The title character in The Angriest Man in Brooklyn (2014) is no grouchy golden ager who also misses Dem Bums. He is Henry Altmann (Robin Williams), a perpetually enraged (not to mention terminally-ill) individual. Altmann is surrounded by hostile, endlessly kvetching Brooklynites; however, a once-upon-a-happier-time is represented in a black-and-white photo of two Dodgers jacket-clad boys posing with their father in Ebbets Field.5
Finally, during the 2016 presidential race, My X-Girlfriend’s Wedding Reception (1999), an otherwise obscure low-budget throwaway, became a hot online ticket. The reason: Playing a rabbi named Manny Shevitz — remember, this is a comedy — is none other than Bernie Sanders. He is billed as “Congressman Bernie Sanders” and his yarmulke-clad character addresses the wedding guests by observing: “Today we celebrate life: a very sacred part of life.” That’s fair enough, coming from a rabbi. But then Rabbi Manny, after declaring that he, like the man who plays him, was born and bred in Brooklyn, goes on a riff about the tragedy of the Dodgers leaving the Borough of Churches. Then, as if addressing a convention of sports fans rather than a wedding party, he segues into a criticism of baseball free agency.

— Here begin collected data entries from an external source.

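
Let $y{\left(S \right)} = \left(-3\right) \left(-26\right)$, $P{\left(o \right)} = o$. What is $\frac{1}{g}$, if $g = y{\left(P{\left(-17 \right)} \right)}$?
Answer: $\frac{1}{78} \approx 0.012821$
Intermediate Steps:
$y{\left(S \right)} = 78$
$g = 78$
$\frac{1}{g} = \frac{1}{78}$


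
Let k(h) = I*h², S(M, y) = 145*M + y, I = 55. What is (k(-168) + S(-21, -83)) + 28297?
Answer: 1577489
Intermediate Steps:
S(M, y) = y + 145*M
k(h) = 55*h²
(k(-168) + S(-21, -83)) + 28297 = (55*(-168)² + (-83 + 145*(-21))) + 28297 = (55*28224 + (-83 - 3045)) + 28297 = (1552320 - 3128) + 28297 = 1549192 + 28297 = 1577489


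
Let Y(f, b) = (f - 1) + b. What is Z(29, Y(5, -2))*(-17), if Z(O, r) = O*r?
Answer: -986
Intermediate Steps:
Y(f, b) = -1 + b + f (Y(f, b) = (-1 + f) + b = -1 + b + f)
Z(29, Y(5, -2))*(-17) = (29*(-1 - 2 + 5))*(-17) = (29*2)*(-17) = 58*(-17) = -986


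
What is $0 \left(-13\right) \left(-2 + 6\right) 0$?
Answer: $0$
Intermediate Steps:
$0 \left(-13\right) \left(-2 + 6\right) 0 = 0 \cdot 4 \cdot 0 = 0 \cdot 0 = 0$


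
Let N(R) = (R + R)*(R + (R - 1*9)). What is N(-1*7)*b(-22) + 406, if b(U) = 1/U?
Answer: 4305/11 ≈ 391.36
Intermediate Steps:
N(R) = 2*R*(-9 + 2*R) (N(R) = (2*R)*(R + (R - 9)) = (2*R)*(R + (-9 + R)) = (2*R)*(-9 + 2*R) = 2*R*(-9 + 2*R))
N(-1*7)*b(-22) + 406 = (2*(-1*7)*(-9 + 2*(-1*7)))/(-22) + 406 = (2*(-7)*(-9 + 2*(-7)))*(-1/22) + 406 = (2*(-7)*(-9 - 14))*(-1/22) + 406 = (2*(-7)*(-23))*(-1/22) + 406 = 322*(-1/22) + 406 = -161/11 + 406 = 4305/11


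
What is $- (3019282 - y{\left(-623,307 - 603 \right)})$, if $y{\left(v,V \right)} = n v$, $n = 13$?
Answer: $-3027381$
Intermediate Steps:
$y{\left(v,V \right)} = 13 v$
$- (3019282 - y{\left(-623,307 - 603 \right)}) = - (3019282 - 13 \left(-623\right)) = - (3019282 - -8099) = - (3019282 + 8099) = \left(-1\right) 3027381 = -3027381$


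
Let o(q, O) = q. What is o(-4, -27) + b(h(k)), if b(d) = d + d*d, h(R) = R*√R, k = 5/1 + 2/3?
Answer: 4805/27 + 17*√51/9 ≈ 191.45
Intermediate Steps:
k = 17/3 (k = 5*1 + 2*(⅓) = 5 + ⅔ = 17/3 ≈ 5.6667)
h(R) = R^(3/2)
b(d) = d + d²
o(-4, -27) + b(h(k)) = -4 + (17/3)^(3/2)*(1 + (17/3)^(3/2)) = -4 + (17*√51/9)*(1 + 17*√51/9) = -4 + 17*√51*(1 + 17*√51/9)/9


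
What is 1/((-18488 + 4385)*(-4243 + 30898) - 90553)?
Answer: -1/376006018 ≈ -2.6595e-9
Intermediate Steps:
1/((-18488 + 4385)*(-4243 + 30898) - 90553) = 1/(-14103*26655 - 90553) = 1/(-375915465 - 90553) = 1/(-376006018) = -1/376006018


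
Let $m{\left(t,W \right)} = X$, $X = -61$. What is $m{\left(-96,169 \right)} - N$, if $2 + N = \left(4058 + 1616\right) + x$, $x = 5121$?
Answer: $-10854$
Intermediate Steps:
$m{\left(t,W \right)} = -61$
$N = 10793$ ($N = -2 + \left(\left(4058 + 1616\right) + 5121\right) = -2 + \left(5674 + 5121\right) = -2 + 10795 = 10793$)
$m{\left(-96,169 \right)} - N = -61 - 10793 = -10854$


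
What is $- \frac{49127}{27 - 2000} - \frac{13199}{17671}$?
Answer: $\frac{842081590}{34864883} \approx 24.153$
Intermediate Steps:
$- \frac{49127}{27 - 2000} - \frac{13199}{17671} = - \frac{49127}{-1973} - \frac{13199}{17671} = \left(-49127\right) \left(- \frac{1}{1973}\right) - \frac{13199}{17671} = \frac{49127}{1973} - \frac{13199}{17671} = \frac{842081590}{34864883}$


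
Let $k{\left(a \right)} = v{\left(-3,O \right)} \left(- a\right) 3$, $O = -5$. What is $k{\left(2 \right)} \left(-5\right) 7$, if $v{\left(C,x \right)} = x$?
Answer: $-1050$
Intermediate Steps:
$k{\left(a \right)} = 15 a$ ($k{\left(a \right)} = - 5 \left(- a\right) 3 = 5 a 3 = 15 a$)
$k{\left(2 \right)} \left(-5\right) 7 = 15 \cdot 2 \left(-5\right) 7 = 30 \left(-5\right) 7 = \left(-150\right) 7 = -1050$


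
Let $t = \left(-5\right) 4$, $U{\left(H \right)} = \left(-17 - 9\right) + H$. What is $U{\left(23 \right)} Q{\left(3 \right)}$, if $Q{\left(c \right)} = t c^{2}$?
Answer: $540$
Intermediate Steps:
$U{\left(H \right)} = -26 + H$
$t = -20$
$Q{\left(c \right)} = - 20 c^{2}$
$U{\left(23 \right)} Q{\left(3 \right)} = \left(-26 + 23\right) \left(- 20 \cdot 3^{2}\right) = - 3 \left(\left(-20\right) 9\right) = \left(-3\right) \left(-180\right) = 540$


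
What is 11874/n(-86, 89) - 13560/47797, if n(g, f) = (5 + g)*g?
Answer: 78847103/55492317 ≈ 1.4209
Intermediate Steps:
n(g, f) = g*(5 + g)
11874/n(-86, 89) - 13560/47797 = 11874/((-86*(5 - 86))) - 13560/47797 = 11874/((-86*(-81))) - 13560*1/47797 = 11874/6966 - 13560/47797 = 11874*(1/6966) - 13560/47797 = 1979/1161 - 13560/47797 = 78847103/55492317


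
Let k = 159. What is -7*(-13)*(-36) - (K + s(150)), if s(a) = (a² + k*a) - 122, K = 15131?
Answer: -64635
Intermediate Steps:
s(a) = -122 + a² + 159*a (s(a) = (a² + 159*a) - 122 = -122 + a² + 159*a)
-7*(-13)*(-36) - (K + s(150)) = -7*(-13)*(-36) - (15131 + (-122 + 150² + 159*150)) = 91*(-36) - (15131 + (-122 + 22500 + 23850)) = -3276 - (15131 + 46228) = -3276 - 1*61359 = -3276 - 61359 = -64635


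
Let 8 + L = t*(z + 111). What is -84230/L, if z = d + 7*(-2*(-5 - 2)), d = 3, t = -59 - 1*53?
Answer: 42115/11876 ≈ 3.5462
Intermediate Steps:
t = -112 (t = -59 - 53 = -112)
z = 101 (z = 3 + 7*(-2*(-5 - 2)) = 3 + 7*(-2*(-7)) = 3 + 7*14 = 3 + 98 = 101)
L = -23752 (L = -8 - 112*(101 + 111) = -8 - 112*212 = -8 - 23744 = -23752)
-84230/L = -84230/(-23752) = -84230*(-1/23752) = 42115/11876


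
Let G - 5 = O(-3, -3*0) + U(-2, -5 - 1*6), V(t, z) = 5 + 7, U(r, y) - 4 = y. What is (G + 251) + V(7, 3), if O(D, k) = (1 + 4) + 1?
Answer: 267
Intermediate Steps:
U(r, y) = 4 + y
V(t, z) = 12
O(D, k) = 6 (O(D, k) = 5 + 1 = 6)
G = 4 (G = 5 + (6 + (4 + (-5 - 1*6))) = 5 + (6 + (4 + (-5 - 6))) = 5 + (6 + (4 - 11)) = 5 + (6 - 7) = 5 - 1 = 4)
(G + 251) + V(7, 3) = (4 + 251) + 12 = 255 + 12 = 267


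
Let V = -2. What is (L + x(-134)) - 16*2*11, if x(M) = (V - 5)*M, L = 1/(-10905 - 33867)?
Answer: 26236391/44772 ≈ 586.00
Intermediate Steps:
L = -1/44772 (L = 1/(-44772) = -1/44772 ≈ -2.2335e-5)
x(M) = -7*M (x(M) = (-2 - 5)*M = -7*M)
(L + x(-134)) - 16*2*11 = (-1/44772 - 7*(-134)) - 16*2*11 = (-1/44772 + 938) - 32*11 = 41996135/44772 - 352 = 26236391/44772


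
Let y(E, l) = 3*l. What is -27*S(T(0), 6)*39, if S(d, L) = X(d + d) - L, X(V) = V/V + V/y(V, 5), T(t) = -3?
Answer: 28431/5 ≈ 5686.2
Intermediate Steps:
X(V) = 1 + V/15 (X(V) = V/V + V/((3*5)) = 1 + V/15)
S(d, L) = 1 - L + 2*d/15 (S(d, L) = (1 + (d + d)/15) - L = (1 + (2*d)/15) - L = (1 + 2*d/15) - L = 1 - L + 2*d/15)
-27*S(T(0), 6)*39 = -27*(1 - 1*6 + (2/15)*(-3))*39 = -27*(1 - 6 - 2/5)*39 = -27*(-27/5)*39 = (729/5)*39 = 28431/5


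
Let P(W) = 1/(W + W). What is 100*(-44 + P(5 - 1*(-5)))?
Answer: -4395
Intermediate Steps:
P(W) = 1/(2*W)
100*(-44 + P(5 - 1*(-5))) = 100*(-44 + 1/(2*(5 - 1*(-5)))) = 100*(-44 + 1/(2*(5 + 5))) = 100*(-44 + (½)/10) = 100*(-44 + (½)*(⅒)) = 100*(-44 + 1/20) = 100*(-879/20) = -4395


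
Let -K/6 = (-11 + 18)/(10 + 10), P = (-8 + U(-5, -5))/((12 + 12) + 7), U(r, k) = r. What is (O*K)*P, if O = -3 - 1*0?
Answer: -819/310 ≈ -2.6419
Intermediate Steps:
P = -13/31 (P = (-8 - 5)/((12 + 12) + 7) = -13/(24 + 7) = -13/31 ≈ -0.41935)
O = -3 (O = -3 + 0 = -3)
K = -21/10 (K = -6*(-11 + 18)/(10 + 10) = -42/20 = -6*7/20 = -21/10 ≈ -2.1000)
(O*K)*P = -3*(-21/10)*(-13/31) = (63/10)*(-13/31) = -819/310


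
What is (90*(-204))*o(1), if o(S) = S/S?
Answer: -18360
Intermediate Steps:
o(S) = 1
(90*(-204))*o(1) = (90*(-204))*1 = -18360*1 = -18360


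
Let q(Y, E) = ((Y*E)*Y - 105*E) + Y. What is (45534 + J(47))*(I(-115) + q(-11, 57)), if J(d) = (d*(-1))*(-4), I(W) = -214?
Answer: 31411014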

ROB EDELMAN teaches film history at the University at Albany. He authored “Great Baseball Films” and “Baseball on the Web,” and, with his wife Audrey Kupferberg, “Meet the Mertzes,” a double biography of “I Love Lucy’s” Vivian Vance and famed baseball fan William Frawley. A frequent contributor to SABR journals and to “Base Ball: A Journal of the Early Game,” he has written articles on baseball and pop culture for many publications.
Notes
1. http://wamc.org/post/rob-edelman-now.
2. Robinson also is the central character in two made-for-TV movies. Andre Braugher plays him in The Court-Martial of Jackie Robinson (1990), involving his plight upon refusing to move to the back of a bus while in the US Army during World War II. Blair Underwood plays him in Soul of the Game (1996), centering on his interaction with Satchel Paige and Josh Gibson at the time of his signing by Branch Rickey. In Blue in the Face (1995), Keith David appears as the ghost of Jackie Robinson. And in Spike Lee’s Do the Right Thing (1989), Mookie the pizza delivery guy (played by Lee) comes to work garbed in a number 42 jersey. But Jackie is missing from another TV movie: It’s Good to Be Alive (1974), a Roy Campanella biopic.

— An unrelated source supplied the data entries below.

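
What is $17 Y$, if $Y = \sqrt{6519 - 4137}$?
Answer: $17 \sqrt{2382} \approx 829.7$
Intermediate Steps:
$Y = \sqrt{2382} \approx 48.806$
$17 Y = 17 \sqrt{2382}$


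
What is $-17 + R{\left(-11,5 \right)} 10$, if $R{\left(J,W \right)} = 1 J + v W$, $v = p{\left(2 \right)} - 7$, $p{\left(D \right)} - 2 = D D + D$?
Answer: $-77$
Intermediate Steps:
$p{\left(D \right)} = 2 + D + D^{2}$ ($p{\left(D \right)} = 2 + \left(D D + D\right) = 2 + \left(D^{2} + D\right) = 2 + \left(D + D^{2}\right) = 2 + D + D^{2}$)
$v = 1$ ($v = \left(2 + 2 + 2^{2}\right) - 7 = \left(2 + 2 + 4\right) - 7 = 8 - 7 = 1$)
$R{\left(J,W \right)} = J + W$ ($R{\left(J,W \right)} = 1 J + 1 W = J + W$)
$-17 + R{\left(-11,5 \right)} 10 = -17 + \left(-11 + 5\right) 10 = -17 - 60 = -77$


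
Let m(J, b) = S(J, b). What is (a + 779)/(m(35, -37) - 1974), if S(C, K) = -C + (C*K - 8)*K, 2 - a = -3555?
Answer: 2168/23101 ≈ 0.093849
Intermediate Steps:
a = 3557 (a = 2 - 1*(-3555) = 2 + 3555 = 3557)
S(C, K) = -C + K*(-8 + C*K) (S(C, K) = -C + (-8 + C*K)*K = -C + K*(-8 + C*K))
m(J, b) = -J - 8*b + J*b²
(a + 779)/(m(35, -37) - 1974) = (3557 + 779)/((-1*35 - 8*(-37) + 35*(-37)²) - 1974) = 4336/((-35 + 296 + 35*1369) - 1974) = 4336/((-35 + 296 + 47915) - 1974) = 4336/(48176 - 1974) = 4336/46202 = 4336*(1/46202) = 2168/23101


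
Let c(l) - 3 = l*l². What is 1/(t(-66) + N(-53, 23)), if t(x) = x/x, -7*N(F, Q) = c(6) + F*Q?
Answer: 7/1007 ≈ 0.0069513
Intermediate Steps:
c(l) = 3 + l³ (c(l) = 3 + l*l² = 3 + l³)
N(F, Q) = -219/7 - F*Q/7 (N(F, Q) = -((3 + 6³) + F*Q)/7 = -((3 + 216) + F*Q)/7 = -(219 + F*Q)/7 = -219/7 - F*Q/7)
t(x) = 1
1/(t(-66) + N(-53, 23)) = 1/(1 + (-219/7 - ⅐*(-53)*23)) = 1/(1 + (-219/7 + 1219/7)) = 1/(1 + 1000/7) = 1/(1007/7) = 7/1007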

3. Rob Edelman. “The Jackie Robinson Story: A Reflection of Its Era,” NINE: A Journal of Baseball History & Culture, Fall 2011, 40–55.

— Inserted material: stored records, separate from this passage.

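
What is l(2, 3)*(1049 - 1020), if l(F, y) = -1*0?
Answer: 0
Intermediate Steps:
l(F, y) = 0
l(2, 3)*(1049 - 1020) = 0*(1049 - 1020) = 0*29 = 0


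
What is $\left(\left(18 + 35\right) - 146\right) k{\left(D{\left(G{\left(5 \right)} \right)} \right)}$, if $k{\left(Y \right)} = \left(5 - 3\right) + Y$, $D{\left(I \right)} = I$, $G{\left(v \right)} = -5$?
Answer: $279$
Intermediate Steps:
$k{\left(Y \right)} = 2 + Y$
$\left(\left(18 + 35\right) - 146\right) k{\left(D{\left(G{\left(5 \right)} \right)} \right)} = \left(\left(18 + 35\right) - 146\right) \left(2 - 5\right) = \left(53 - 146\right) \left(-3\right) = \left(-93\right) \left(-3\right) = 279$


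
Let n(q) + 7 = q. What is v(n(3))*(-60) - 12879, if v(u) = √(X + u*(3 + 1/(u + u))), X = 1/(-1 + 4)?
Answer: -12879 - 10*I*√402 ≈ -12879.0 - 200.5*I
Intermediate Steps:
X = ⅓ (X = 1/3 = ⅓ ≈ 0.33333)
n(q) = -7 + q
v(u) = √(⅓ + u*(3 + 1/(2*u))) (v(u) = √(⅓ + u*(3 + 1/(u + u))) = √(⅓ + u*(3 + 1/(2*u))))
v(n(3))*(-60) - 12879 = (√(30 + 108*(-7 + 3))/6)*(-60) - 12879 = (√(30 + 108*(-4))/6)*(-60) - 12879 = (√(30 - 432)/6)*(-60) - 12879 = (√(-402)/6)*(-60) - 12879 = ((I*√402)/6)*(-60) - 12879 = (I*√402/6)*(-60) - 12879 = -10*I*√402 - 12879 = -12879 - 10*I*√402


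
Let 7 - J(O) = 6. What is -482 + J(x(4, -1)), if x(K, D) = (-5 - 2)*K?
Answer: -481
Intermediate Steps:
x(K, D) = -7*K
J(O) = 1 (J(O) = 7 - 1*6 = 7 - 6 = 1)
-482 + J(x(4, -1)) = -482 + 1 = -481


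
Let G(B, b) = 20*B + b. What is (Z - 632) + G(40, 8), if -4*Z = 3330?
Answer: -1313/2 ≈ -656.50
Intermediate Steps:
Z = -1665/2 (Z = -1/4*3330 = -1665/2 ≈ -832.50)
G(B, b) = b + 20*B
(Z - 632) + G(40, 8) = (-1665/2 - 632) + (8 + 20*40) = -2929/2 + (8 + 800) = -2929/2 + 808 = -1313/2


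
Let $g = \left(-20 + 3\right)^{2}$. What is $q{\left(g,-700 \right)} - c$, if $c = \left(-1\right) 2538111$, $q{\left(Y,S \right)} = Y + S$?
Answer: $2537700$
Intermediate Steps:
$g = 289$ ($g = \left(-17\right)^{2} = 289$)
$q{\left(Y,S \right)} = S + Y$
$c = -2538111$
$q{\left(g,-700 \right)} - c = \left(-700 + 289\right) - -2538111 = -411 + 2538111 = 2537700$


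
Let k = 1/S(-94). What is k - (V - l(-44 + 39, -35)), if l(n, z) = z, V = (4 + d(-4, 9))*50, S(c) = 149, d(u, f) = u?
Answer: -5214/149 ≈ -34.993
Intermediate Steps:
V = 0 (V = (4 - 4)*50 = 0*50 = 0)
k = 1/149 ≈ 0.0067114
k - (V - l(-44 + 39, -35)) = 1/149 - (0 - 1*(-35)) = 1/149 - (0 + 35) = 1/149 - 1*35 = 1/149 - 35 = -5214/149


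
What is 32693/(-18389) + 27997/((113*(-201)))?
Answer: -1257392942/417669357 ≈ -3.0105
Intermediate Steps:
32693/(-18389) + 27997/((113*(-201))) = 32693*(-1/18389) + 27997/(-22713) = -32693/18389 + 27997*(-1/22713) = -32693/18389 - 27997/22713 = -1257392942/417669357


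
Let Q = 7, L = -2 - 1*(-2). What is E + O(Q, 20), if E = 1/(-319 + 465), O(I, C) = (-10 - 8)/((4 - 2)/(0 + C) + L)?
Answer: -26279/146 ≈ -179.99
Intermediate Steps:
L = 0 (L = -2 + 2 = 0)
O(I, C) = -9*C (O(I, C) = (-10 - 8)/((4 - 2)/(0 + C) + 0) = -18/(2/C + 0) = -18*C/2 = -9*C)
E = 1/146 ≈ 0.0068493
E + O(Q, 20) = 1/146 - 9*20 = 1/146 - 180 = -26279/146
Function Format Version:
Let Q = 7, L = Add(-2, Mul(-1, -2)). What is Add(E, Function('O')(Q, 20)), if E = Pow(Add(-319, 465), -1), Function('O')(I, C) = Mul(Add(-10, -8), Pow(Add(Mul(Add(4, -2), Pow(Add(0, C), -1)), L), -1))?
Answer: Rational(-26279, 146) ≈ -179.99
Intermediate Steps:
L = 0 (L = Add(-2, 2) = 0)
Function('O')(I, C) = Mul(-9, C) (Function('O')(I, C) = Mul(Add(-10, -8), Pow(Add(Mul(Add(4, -2), Pow(Add(0, C), -1)), 0), -1)) = Mul(-18, Pow(Add(Mul(2, Pow(C, -1)), 0), -1)) = Mul(-18, Pow(Mul(2, Pow(C, -1)), -1)) = Mul(-18, Mul(Rational(1, 2), C)) = Mul(-9, C))
E = Rational(1, 146) (E = Pow(146, -1) = Rational(1, 146) ≈ 0.0068493)
Add(E, Function('O')(Q, 20)) = Add(Rational(1, 146), Mul(-9, 20)) = Add(Rational(1, 146), -180) = Rational(-26279, 146)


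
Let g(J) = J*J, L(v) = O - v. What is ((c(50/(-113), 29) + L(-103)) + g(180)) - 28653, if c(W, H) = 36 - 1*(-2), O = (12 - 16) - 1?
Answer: 3883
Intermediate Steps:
O = -5 (O = -4 - 1 = -5)
c(W, H) = 38 (c(W, H) = 36 + 2 = 38)
L(v) = -5 - v
g(J) = J**2
((c(50/(-113), 29) + L(-103)) + g(180)) - 28653 = ((38 + (-5 - 1*(-103))) + 180**2) - 28653 = ((38 + (-5 + 103)) + 32400) - 28653 = ((38 + 98) + 32400) - 28653 = (136 + 32400) - 28653 = 32536 - 28653 = 3883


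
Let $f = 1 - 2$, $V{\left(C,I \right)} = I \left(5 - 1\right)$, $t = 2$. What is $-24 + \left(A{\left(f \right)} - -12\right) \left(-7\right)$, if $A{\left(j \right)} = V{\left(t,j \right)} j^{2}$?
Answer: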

4. A link between Brooklyn past and present is found in Captain America: The First Avenger (2011), which is written up in detail in “More Baseball in Non-Baseball Films,” published in the Spring 2015 issue of the Baseball Research Journal (76–82). To summarize: The time is World War II and Brooklyn-born 90-pound weakling Steve Rogers (Chris Evans) has been transformed into the muscular title character. At one point, he hears a Dodgers-Phillies game broadcast on the radio from Ebbets Field. Only there’s a problem. The scenario may be set during the war, but this particular contest was played pre-Pearl Harbor: in May 1941. He knows this because he was in the stands; the fictional Steve Rogers was one of the 12,941 fans on hand that day. Something is amiss … and this knowledge on Rogers’s part further propels the plot.
5. Pictured in the 1955 photo is five-year-old Phil Alden Robinson (the director of The Angriest Man in Brooklyn as well as Field of Dreams), his older brother, and their father.